I'm surprised you found even that one reference to them here. I've never heard of them, but I've not heard of many that were not sold in the America's. I can only imagine trying to translate a review or follow a thread in one of those forums, but I guess most Germans would have trouble translating the Shack too.

Are there just no speaker you can audition from Ireland... or any that you've heard that you like?

Btw... welcome to the Shack!


----------



## Guest (Jun 7, 2007)

Thanks Otter and Sonnie 

Yeah I was surprised to find reference to Teufel here as well. There are a few places in Ireland, but they are very expensive compared to prices in Europe or England. I can get speakers delivered to me from Europe cheaper than I can buy them stores in Ireland. There are times when the stores here have special offers and then you can get good prices. 

You can get really high end stuff or low end stuff here, there doesn't seem to be any middle ground here at all  

It was a long shot I know, I was just hoping that maybe lots of Germans visit this site lol


----------



## Wayne A. Pflughaupt (Apr 13, 2006)

Well I have seen at least a few Germans here!

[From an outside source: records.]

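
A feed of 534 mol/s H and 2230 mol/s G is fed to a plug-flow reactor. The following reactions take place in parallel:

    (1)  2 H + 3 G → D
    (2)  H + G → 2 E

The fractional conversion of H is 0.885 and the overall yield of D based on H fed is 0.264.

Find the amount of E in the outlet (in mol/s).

Yield of D: 1ξ₁ / 534 = 0.264 → ξ₁ = 141 mol/s.
Conversion of H: 2ξ₁ + 1ξ₂ = 0.885 × 534 = 472.6 → ξ₂ = 190.6 mol/s.
Outlet amounts (n = n₀ + Σ ν·ξ):
  H: 534 − 2(141) − 1(190.6) = 61.41
  G: 2230 − 3(141) − 1(190.6) = 1616
  D: 0 + 1(141) = 141
  E: 0 + 2(190.6) = 381.3

381 mol/s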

Have you tried AVForums? I’m sure you’ve heard of it – it’s a pretty big UK forum. I doubt you’re going to find much Stateside on Teufel. I’m familiar with a lot of obscure brands (translation: I’ve at least heard their names floated somewhere!) and I can’t say I’ve ever heard of them.

http://www.avforums.com/

Regards,
Wayne


----------



## b_good (Oct 22, 2007)

Hi reaper12, 

I am from Germany - I only can say: Teufel is known brand in Germany. Not as good known as Canton, but it has its tradition too. I cannot tell anything about their products. I recognized that the reviews from areaDVD (find link below -sorry it's German too) tell that you get extremely much value for money - I also recognized that areaDVD tends to give many ratings above very good with relation to price level (reference, outstanding,...). 
I personally have no budget for replacing my current custom made speaker set, but if there was, I would give one of the Teufel systems a try. For my taste a good startegy is: instead of spending 4000 EUR for a speaker system, spend 2000 for speakers and 2000 for improvements of the acoustic characteristics of your room (e.g. corner blocks). If budget is not an issue spend more ;o)

http://www.areadvd.de/hardware/index/lautsprecher.shtml

Regards,
Fred


----------



## Guest (May 29, 2008)

Thanks for your reply Fred, It's just a little late :bigsmile:

I went ahead last year and bought the system 5's from Teufel, and, I have been very, very happy with them!! I bought a marantz sr8001 amp and some high quality interconnects/cable as well. Everything From Bluray movies to computer games sound fantastic. Music is also top notch. I would recommend them to anyone.


----------



## rzsoltika (Oct 1, 2011)

Hello,

I allready own the Uncle Doc, the subwoofer from the Teufel Theater 10. this week I will receive also the satelites from this system. so far I have to tell that the sub is just great. 
The only thin is that I am having trouble with the nulls beacause of the shape of the room.

RZS


----------